Translate a grid by an integer vector and wrap around at border.

Behavior is un-expected if input and output grid is the same.... TODO: make it work for zero-trans and negative trans.

Parameters:
src Source grid to be translated.
v translation vector.
dst Upon return, contains the translated grid.
template<typename grid_type , typename vector3_container >
void OpenTissue::grid::uniform_point_sampling ( grid_type const &  phi,
vector3_container &  points,
size_t  sub_sample = 2u 
) [inline]

Uniform Point Sampling of Grid.

Parameters:
phi The (signed distance grid) level set grid.
points Upon return this container containts the random points.
sub_Sample Optimal argument, allows one to control the density of points.
template<typename grid_type , typename vector3_type >
void OpenTissue::grid::upwind_gradient ( grid_type const &  phi,
grid_type const &  F,
size_t  i,
size_t  j,
size_t  k,
vector3_type gradient 
) [inline]

Compute Upwind Gradient at Specified Node location.

Parameters:
phi A the map in which we want to know the gradient.
F A map containing the values of the speed function.
i The i'th index of the node at which we want to compute the gradient.
j The j'th index of the node at which we want to compute the gradient.
k The k'th index of the node at which we want to compute the gradient.
gradient Upon completion contains the upwind gradient
template<typename grid_type >
void OpenTissue::grid::upwind_gradient_field ( grid_type const &  phi,
grid_type const &  F,
grid_type Nx,
grid_type Ny,
grid_type Nz 
) [inline]

Picks upwind direction of gradient according to the speed function (F).

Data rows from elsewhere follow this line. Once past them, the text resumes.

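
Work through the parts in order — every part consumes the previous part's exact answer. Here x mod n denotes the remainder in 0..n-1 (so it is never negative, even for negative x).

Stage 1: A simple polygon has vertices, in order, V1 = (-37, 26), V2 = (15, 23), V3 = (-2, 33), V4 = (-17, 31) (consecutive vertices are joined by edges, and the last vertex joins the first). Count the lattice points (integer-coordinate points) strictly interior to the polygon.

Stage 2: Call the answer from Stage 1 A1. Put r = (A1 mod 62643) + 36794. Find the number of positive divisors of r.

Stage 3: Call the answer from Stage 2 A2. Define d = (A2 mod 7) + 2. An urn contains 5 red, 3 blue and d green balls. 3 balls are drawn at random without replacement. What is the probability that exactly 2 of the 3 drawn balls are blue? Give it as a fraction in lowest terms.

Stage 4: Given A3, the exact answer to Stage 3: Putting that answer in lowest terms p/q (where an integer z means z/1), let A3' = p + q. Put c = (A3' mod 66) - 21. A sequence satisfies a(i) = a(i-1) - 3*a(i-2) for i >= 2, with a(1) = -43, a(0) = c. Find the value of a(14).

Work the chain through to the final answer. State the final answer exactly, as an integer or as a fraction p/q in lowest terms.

10457

Stage 1: cross terms: (-37*23 - 15*26)=-1241, (15*33 - -2*23)=541, (-2*31 - -17*33)=499, (-17*26 - -37*31)=705; twice the area = |504| = 504; area = 252; boundary points = 1 + 1 + 1 + 5 = 8; strictly interior points = area - boundary/2 + 1 = 249; answer 249
Stage 2: A1 = 249; r = 37043; 37043 = 17 * 2179; number of divisors = (1+1) * (1+1) = 4; answer 4
Stage 3: A2 = 4; d = 6; total draws C(14,3) = 364; favorable C(3,2)*C(11,1) = 33; P = 33/364; answer 33/364
Stage 4: A3 = 33/364; threaded value p + q = 397; c = -20; a(2) = 1*(-43) - 3*(-20) = 17; iterating: a(2)=17, a(3)=146, a(4)=95, a(5)=-343, a(6)=-628, a(7)=401, a(8)=2285, a(9)=1082, a(10)=-5773, a(11)=-9019, a(12)=8300, a(13)=35357, a(14)=10457; answer 10457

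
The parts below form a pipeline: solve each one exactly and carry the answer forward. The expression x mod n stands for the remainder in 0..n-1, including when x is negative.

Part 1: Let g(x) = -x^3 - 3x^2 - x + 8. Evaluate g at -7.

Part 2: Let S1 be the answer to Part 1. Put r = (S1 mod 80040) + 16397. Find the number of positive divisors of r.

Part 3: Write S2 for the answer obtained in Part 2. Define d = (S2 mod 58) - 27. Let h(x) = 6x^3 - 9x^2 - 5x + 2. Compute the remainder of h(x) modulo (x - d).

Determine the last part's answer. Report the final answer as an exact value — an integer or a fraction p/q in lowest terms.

Part 1: -1*(-7)^3 - 3*(-7)^2 - 1*(-7)^1 + 8 = (343) + (-147) + (7) + (8) = 211; answer 211
Part 2: S1 = 211; r = 16608; 16608 = 2^5 * 3 * 173; number of divisors = (5+1) * (1+1) * (1+1) = 24; answer 24
Part 3: S2 = 24; d = -3; remainder = value at the root: 6*(-3)^3 - 9*(-3)^2 - 5*(-3)^1 + 2 = (-162) + (-81) + (15) + (2) = -226; answer -226

-226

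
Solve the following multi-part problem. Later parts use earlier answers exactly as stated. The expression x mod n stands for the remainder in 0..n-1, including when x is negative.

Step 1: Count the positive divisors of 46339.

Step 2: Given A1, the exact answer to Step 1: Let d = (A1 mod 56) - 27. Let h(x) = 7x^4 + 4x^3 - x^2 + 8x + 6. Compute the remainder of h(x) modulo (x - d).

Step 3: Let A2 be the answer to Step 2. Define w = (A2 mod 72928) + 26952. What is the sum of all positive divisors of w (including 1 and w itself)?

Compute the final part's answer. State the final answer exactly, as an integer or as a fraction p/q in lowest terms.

78182

Step 1: 46339 = 149 * 311; number of divisors = (1+1) * (1+1) = 4; answer 4
Step 2: A1 = 4; d = -23; remainder = value at the root: 7*(-23)^4 + 4*(-23)^3 - 1*(-23)^2 + 8*(-23)^1 + 6 = (1958887) + (-48668) + (-529) + (-184) + (6) = 1909512; answer 1909512
Step 3: A2 = 1909512; w = 40336; 40336 = 2^4 * 2521; sigma = (1 + 2 + 4 + 8 + 16) * (1 + 2521) = 31 * 2522 = 78182; answer 78182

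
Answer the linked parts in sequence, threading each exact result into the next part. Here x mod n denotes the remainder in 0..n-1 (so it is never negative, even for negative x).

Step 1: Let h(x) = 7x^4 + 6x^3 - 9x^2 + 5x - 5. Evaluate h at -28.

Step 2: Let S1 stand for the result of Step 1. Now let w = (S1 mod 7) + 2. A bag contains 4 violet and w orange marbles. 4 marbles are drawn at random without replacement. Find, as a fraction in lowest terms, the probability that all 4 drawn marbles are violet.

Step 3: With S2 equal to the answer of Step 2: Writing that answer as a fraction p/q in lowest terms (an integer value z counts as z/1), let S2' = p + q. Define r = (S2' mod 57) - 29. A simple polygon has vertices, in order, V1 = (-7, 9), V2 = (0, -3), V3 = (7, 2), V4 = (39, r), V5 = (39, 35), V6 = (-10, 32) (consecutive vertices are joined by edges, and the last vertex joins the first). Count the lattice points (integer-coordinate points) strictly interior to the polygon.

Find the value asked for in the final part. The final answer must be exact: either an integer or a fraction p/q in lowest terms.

Step 1: 7*(-28)^4 + 6*(-28)^3 - 9*(-28)^2 + 5*(-28)^1 - 5 = (4302592) + (-131712) + (-7056) + (-140) + (-5) = 4163679; answer 4163679
Step 2: S1 = 4163679; w = 4; total draws C(8,4) = 70; favorable C(4,4) = 1; P = 1/70; answer 1/70
Step 3: S2 = 1/70; threaded value p + q = 71; r = -15; cross terms: (-7*-3 - 0*9)=21, (0*2 - 7*-3)=21, (7*-15 - 39*2)=-183, (39*35 - 39*-15)=1950, (39*32 - -10*35)=1598, (-10*9 - -7*32)=134; twice the area = |3541| = 3541; area = 3541/2; boundary points = 1 + 1 + 1 + 50 + 1 + 1 = 55; strictly interior points = area - boundary/2 + 1 = 1744; answer 1744

1744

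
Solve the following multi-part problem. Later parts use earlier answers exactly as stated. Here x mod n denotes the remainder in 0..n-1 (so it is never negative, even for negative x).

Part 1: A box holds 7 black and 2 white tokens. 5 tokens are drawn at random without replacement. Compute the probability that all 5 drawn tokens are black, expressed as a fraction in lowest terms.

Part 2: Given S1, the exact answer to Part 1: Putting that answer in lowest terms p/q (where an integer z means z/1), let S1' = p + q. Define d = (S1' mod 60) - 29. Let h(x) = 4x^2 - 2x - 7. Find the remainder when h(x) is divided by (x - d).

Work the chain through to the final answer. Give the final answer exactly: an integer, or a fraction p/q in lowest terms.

Part 1: total draws C(9,5) = 126; favorable C(7,5) = 21; P = 1/6; answer 1/6
Part 2: S1 = 1/6; threaded value p + q = 7; d = -22; remainder = value at the root: 4*(-22)^2 - 2*(-22)^1 - 7 = (1936) + (44) + (-7) = 1973; answer 1973

1973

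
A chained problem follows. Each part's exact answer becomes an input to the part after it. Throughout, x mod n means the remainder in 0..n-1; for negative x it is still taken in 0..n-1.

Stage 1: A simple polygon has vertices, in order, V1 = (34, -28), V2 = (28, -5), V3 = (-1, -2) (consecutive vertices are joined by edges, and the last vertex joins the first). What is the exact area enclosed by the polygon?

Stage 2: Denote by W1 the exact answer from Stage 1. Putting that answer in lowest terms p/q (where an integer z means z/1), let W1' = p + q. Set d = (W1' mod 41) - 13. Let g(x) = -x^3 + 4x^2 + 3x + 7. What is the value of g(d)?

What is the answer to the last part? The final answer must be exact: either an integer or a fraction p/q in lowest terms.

Stage 1: cross terms: (34*-5 - 28*-28)=614, (28*-2 - -1*-5)=-61, (-1*-28 - 34*-2)=96; twice the area = |649| = 649; area = 649/2; answer 649/2
Stage 2: W1 = 649/2; threaded value p + q = 651; d = 23; -1*(23)^3 + 4*(23)^2 + 3*(23)^1 + 7 = (-12167) + (2116) + (69) + (7) = -9975; answer -9975

-9975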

template<typename grid_type , typename vector3_type >
grid_type::value_type OpenTissue::grid::value_at_point ( grid_type const &  grid,
vector3_type const &  point 
) [inline]

Warning this method do not test whether the point lies inside the grid. If the point is outside the behavior is undefined.

template<typename grid_type , typename plane_type >
void OpenTissue::grid::voxel_plane_clip ( grid_type const &  voxels,
plane_type const &  plane,
grid_type below,
grid_type above 
) [inline]

Clip a voxelgrid against a plane.

Parameters:
voxels Input voxel grid.
plane Plane to clip against.
below Upon return, contains grid of all voxels below plane.
above Upon return, contains grid of all voxels above plane.
template<typename mesh_type , typename grid_type >
void OpenTissue::grid::voxelizer ( mesh_type mesh,
grid_type phi 
) [inline]

Voxelizer.

Parameters:
mesh The mesh that should be converted into a voxel grid.
phi Upon return this grid holds the voxels (1: voxel, 0: no voxel).